Agreement, #2 of the Four Agreements, created by don Miguel Ruiz, says:
‘Don’t Take Anything Personally.’
Why we should not take anything personally is because “what others say and do is a projection of their own dream.”
The idea “not to take anything personally” is not at all original. Parents (including my own) say just about the same thing after mean kids at school followed their ‘own dreams’ to taunt other children in the schoolyard, leaving the kids with nightmares and traumatic memories:
Parent: “what those bullies say, says more about them, than about you!”
Well maybe some parents should have been on Oprah instead of don Miguel Ruiz, but nonetheless the kinds of things those mean bullies said have inflicted (full disclosure) very real pain for me, and others like me.

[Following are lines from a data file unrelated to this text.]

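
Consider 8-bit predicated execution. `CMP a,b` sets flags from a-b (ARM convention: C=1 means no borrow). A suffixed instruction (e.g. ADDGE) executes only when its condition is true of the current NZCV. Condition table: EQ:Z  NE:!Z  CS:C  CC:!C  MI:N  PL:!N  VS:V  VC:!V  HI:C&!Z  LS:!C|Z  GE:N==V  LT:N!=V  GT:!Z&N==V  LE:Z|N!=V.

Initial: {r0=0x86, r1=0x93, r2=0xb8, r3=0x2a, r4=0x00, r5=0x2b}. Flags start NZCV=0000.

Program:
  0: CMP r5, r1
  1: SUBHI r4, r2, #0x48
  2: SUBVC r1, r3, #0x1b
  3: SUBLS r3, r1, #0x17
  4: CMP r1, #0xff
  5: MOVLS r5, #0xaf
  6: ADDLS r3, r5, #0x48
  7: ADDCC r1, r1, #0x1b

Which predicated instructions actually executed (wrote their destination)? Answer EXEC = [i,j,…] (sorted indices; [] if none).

[0] flags=1001 → (cmp)
[1] flags=1001 HI?F → skip
[2] flags=1001 VC?F → skip
[3] flags=1001 LS?T → r3=0x7c
[4] flags=1000 → (cmp)
[5] flags=1000 LS?T → r5=0xaf
[6] flags=1000 LS?T → r3=0xf7
[7] flags=1000 CC?T → r1=0xae

EXEC = [3,5,6,7]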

While ‘don’t take things personally’ may offer some temporary relief to the receivers of meanness, the concept of ‘don’t things personally’ gives license to mean people to be as mean as they please without having guilt in the process of being mean:
Now that we know that people shouldn’t ‘take things personally,’ we can:
– fire someone unjustly (he/she is a bad boss, don’t take it personally)
– be abusive (he/she is abusive, don’t take it personally)
– have an affair (he/she was feeling so stressed, don’t take it personaly)
– call someone a racist or homophobic name (he’s just a racist or homophobic, don’t take it personally)
– in fact, we can say anything we darn please, because, after all, it’s up to the other person to ‘not take anything personally.’
If there is pain inflicted, it’s because the receiver fails to ‘not take things personally,’ not that the mean person has been cruel, racist or in any way culpable for their cruelty.
It is noteable that the authority and evidence upon which don Miguel Ruiz’s axioms are based stem not only from his expertise as a former neurosurgeon, but also from his
“having survived a near fatal car accident where he ‘experienced himself in a state of pure awareness.”
To this ‘high level’ of ‘expertise’ I can only say “oy vey.”
Indeed, it is frightening to see how many intelligent and thoughtful individuals on ‘the path’ have wholeheartedly swallowed this made-up guidance in their efforts to become more enlightened and humanistic in their approach to other human beings.
What ‘don’t take anything personally’ does, in effect, is to give license to hurt whoever you want, whenever you want, as much as you want, and walk away, guilt free to hurt someone else.
No guilt, no problem, no pain.
Is this really the philosophy we want to follow in order to improve ourselves as kind and compassionate human beings?